Maradi was constrained by the more powerful Gobir exile state to the west, the Sultanate of Damagaram based at Zinder to the east, and Sokoto to the south. The arrival of the French in 1899 saw first the bloody destruction of the town by the Voulet-Chanoine Mission, but later saw the town recover as an important regional center of commerce, and of the French project to create export centered agriculture in the area. With independence Maradi has become a center of Hausa culture, vying with the larger traditional Hausa center of Zinder to the east.
Attractions in Maradi include the Dan Kasswa Mosque, the Centre Artisanal in the Sonitan quartier and the Katsinawa Provincial Chief's Palace, but much of the rest of the city dates from the 1950s and later and is becoming industrialised.
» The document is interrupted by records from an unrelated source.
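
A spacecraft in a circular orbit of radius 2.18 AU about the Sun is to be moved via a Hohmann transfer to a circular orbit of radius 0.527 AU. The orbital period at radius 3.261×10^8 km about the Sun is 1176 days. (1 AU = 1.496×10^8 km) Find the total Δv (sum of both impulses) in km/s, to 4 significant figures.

Δv = 18.62 km/s

From Kepler's third law T² = 4π²r³/μ at r = 3.261×10^8 km, T = 1176 days = 1176 × 86400 s = 1.016064×10^8 s: μ = 4π²r³/T² = 1.32608×10^11 km³/s².
In km: r₁ = 2.18 × 1.496×10^8 = 3.26128×10^8 km; r₂ = 0.527 × 1.496×10^8 = 7.88392×10^7 km.
Semi-major axis of the transfer orbit: a_t = (3.26128×10^8 + 7.88392×10^7)/2 = 2.024836×10^8 km.
At r₁ the circular-orbit speed is v₁ = √(μ/r₁) = 20.165 km/s.
Transfer-orbit speed at r₁ (vis-viva): v_a = √[μ(2/r₁ − 1/a_t)] = 12.583 km/s.
First burn Δv₁ = |v_a − v₁| = 7.582 km/s.
At r₂, v₂ = √(μ/r₂) = 41.01 km/s.
Transfer-orbit speed at r₂: v_p = √[μ(2/r₂ − 1/a_t)] = 52.05 km/s.
Second burn Δv₂ = |v₂ − v_p| = 11.04 km/s.
Δv = Δv₁ + Δv₂ = 7.582 + 11.04 = 18.62 km/s.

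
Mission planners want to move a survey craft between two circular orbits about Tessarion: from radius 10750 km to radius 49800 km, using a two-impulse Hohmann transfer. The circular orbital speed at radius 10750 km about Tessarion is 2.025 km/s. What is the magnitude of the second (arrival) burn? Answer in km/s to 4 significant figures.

From the circular-orbit relation v² = μ/r at r = 10750 km: μ = v²r = (2.025)² × 10750 = 44081.7 km³/s².
Transfer-ellipse semi-major axis a_t = (r₁ + r₂)/2 = (10750 + 49800)/2 = 30275 km.
On the circular orbit at r = 49800 km, v_c = √(μ/r) = 0.9408 km/s.
Vis-viva on the transfer ellipse at r = 49800 km gives v_t = √[μ(2/r − 1/a_t)] = 0.5606 km/s.
Δv₂ = |v_t − v_c| = |0.5606 − 0.9408| = 0.3802 km/s.

Δv₂ = 0.3802 km/s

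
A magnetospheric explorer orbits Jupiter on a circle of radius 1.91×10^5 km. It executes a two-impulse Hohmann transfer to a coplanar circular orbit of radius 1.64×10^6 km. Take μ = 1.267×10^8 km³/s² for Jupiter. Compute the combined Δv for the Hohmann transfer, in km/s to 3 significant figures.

Semi-major axis of the transfer orbit: a_t = (1.910×10^5 + 1.640×10^6)/2 = 9.155×10^5 km.
Circular speed at r₁: v₁ = √(μ/r₁) = √(1.267×10^8/1.910×10^5) = 25.756 km/s.
Transfer-orbit speed at r₁ (v² = μ(2/r − 1/a)): v_p = √[μ(2/r₁ − 1/a_t)] = 34.472 km/s.
First burn Δv₁ = |v_p − v₁| = 8.716 km/s.
At r₂, v₂ = √(μ/r₂) = 8.790 km/s.
Transfer-orbit speed at r₂: v_a = √[μ(2/r₂ − 1/a_t)] = 4.015 km/s.
Second burn Δv₂ = |v₂ − v_a| = 4.775 km/s.
Δv = Δv₁ + Δv₂ = 8.716 + 4.775 = 13.49 km/s.

Δv = 13.5 km/s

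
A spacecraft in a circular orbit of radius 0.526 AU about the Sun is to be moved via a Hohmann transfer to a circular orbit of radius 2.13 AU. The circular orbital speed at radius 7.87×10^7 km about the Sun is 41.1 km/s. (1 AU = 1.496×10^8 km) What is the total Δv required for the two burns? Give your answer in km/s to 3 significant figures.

From the circular-orbit relation v² = μ/r at r = 7.87×10^7 km: μ = v²r = (41.1)² × 7.87×10^7 = 1.32941×10^11 km³/s².
In km: r₁ = 0.526 × 1.496×10^8 = 7.86896×10^7 km; r₂ = 2.13 × 1.496×10^8 = 3.18648×10^8 km.
Transfer-ellipse semi-major axis a_t = (r₁ + r₂)/2 = (7.86896×10^7 + 3.18648×10^8)/2 = 1.986688×10^8 km.
At r₁ the circular-orbit speed is v₁ = √(μ/r₁) = 41.10 km/s.
On the transfer ellipse at r₁, vis-viva gives v_p = √[μ(2/r₁ − 1/a_t)] = 52.05 km/s.
First burn Δv₁ = |v_p − v₁| = 10.95 km/s.
Circular speed at r₂: v₂ = √(μ/r₂) = 20.426 km/s.
Transfer-orbit speed at r₂: v_a = √[μ(2/r₂ − 1/a_t)] = 12.855 km/s.
Second burn Δv₂ = |v₂ − v_a| = 7.571 km/s.
Δv = Δv₁ + Δv₂ = 10.95 + 7.571 = 18.52 km/s.

Δv = 18.5 km/s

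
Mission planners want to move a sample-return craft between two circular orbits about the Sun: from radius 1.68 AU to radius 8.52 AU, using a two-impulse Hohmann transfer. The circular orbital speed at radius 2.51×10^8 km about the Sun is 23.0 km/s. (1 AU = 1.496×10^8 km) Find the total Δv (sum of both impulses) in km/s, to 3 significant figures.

From the circular-orbit relation v² = μ/r at r = 2.51×10^8 km: μ = v²r = (23.0)² × 2.51×10^8 = 1.32779×10^11 km³/s².
In km: r₁ = 1.68 × 1.496×10^8 = 2.51328×10^8 km; r₂ = 8.52 × 1.496×10^8 = 1.274592×10^9 km.
The Hohmann ellipse has a_t = (r₁ + r₂)/2 = 7.6296×10^8 km.
Circular speed at r₁: v₁ = √(μ/r₁) = √(1.32779×10^11/2.51328×10^8) = 22.985 km/s.
Transfer-orbit speed at r₁ (vis-viva equation): v_p = √[μ(2/r₁ − 1/a_t)] = 29.708 km/s.
First burn Δv₁ = |v_p − v₁| = 6.723 km/s.
Circular speed at r₂: v₂ = √(μ/r₂) = 10.207 km/s.
Transfer-orbit speed at r₂: v_a = √[μ(2/r₂ − 1/a_t)] = 5.8580 km/s.
Second burn Δv₂ = |v₂ − v_a| = 4.349 km/s.
Δv = Δv₁ + Δv₂ = 6.723 + 4.349 = 11.07 km/s.

Δv = 11.1 km/s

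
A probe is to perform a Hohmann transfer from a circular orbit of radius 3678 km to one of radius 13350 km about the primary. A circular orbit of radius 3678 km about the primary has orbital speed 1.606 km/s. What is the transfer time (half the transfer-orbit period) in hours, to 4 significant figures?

From the circular-orbit relation v² = μ/r at r = 3678 km: μ = v²r = (1.606)² × 3678 = 9486.43 km³/s².
The Hohmann ellipse has a_t = (r₁ + r₂)/2 = 8514 km.
Transfer time t = π√(a_t³/μ) = π√((8514)³ / 9486.43) = 25340 s.
Converting: 25340 s ÷ 3600 s/hour = 7.039 hours.

t = 7.039 hours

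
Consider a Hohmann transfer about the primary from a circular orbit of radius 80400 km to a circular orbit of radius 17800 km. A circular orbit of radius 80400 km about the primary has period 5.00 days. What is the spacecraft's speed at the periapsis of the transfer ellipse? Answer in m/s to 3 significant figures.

v = 3180 m/s

From Kepler's third law T² = 4π²r³/μ at r = 80400 km, T = 5.00 days = 5.00 × 86400 s = 4.320×10^5 s: μ = 4π²r³/T² = 1.09941×10^5 km³/s².
Semi-major axis of the transfer orbit: a_t = (80400 + 17800)/2 = 49100 km.
At periapsis, r = 17800 km.
Vis-viva: v = √[μ(2/r − 1/a_t)] = √[1.09941×10^5 × (2/17800 − 1/49100)] = 3.180 km/s.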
The central Market, the Maradi grand-marché, is a large daily market of wholesale, retail, and agricultural goods from across south central Niger and the major pont of cross boder trade with Nigeria.
Entering the city from the west or east means taking a southerly exit off the two-lane highway that crosses Niger. That road takes you up to the plateau-top, past Coca-Cola, Nescafe and "Stop SIDA" signs, below a large painted cement arch, and onto the main drag through town. The city's market can be found on the right, less than a kilometer into town, with a wide entry marked by tall painted cement pillars.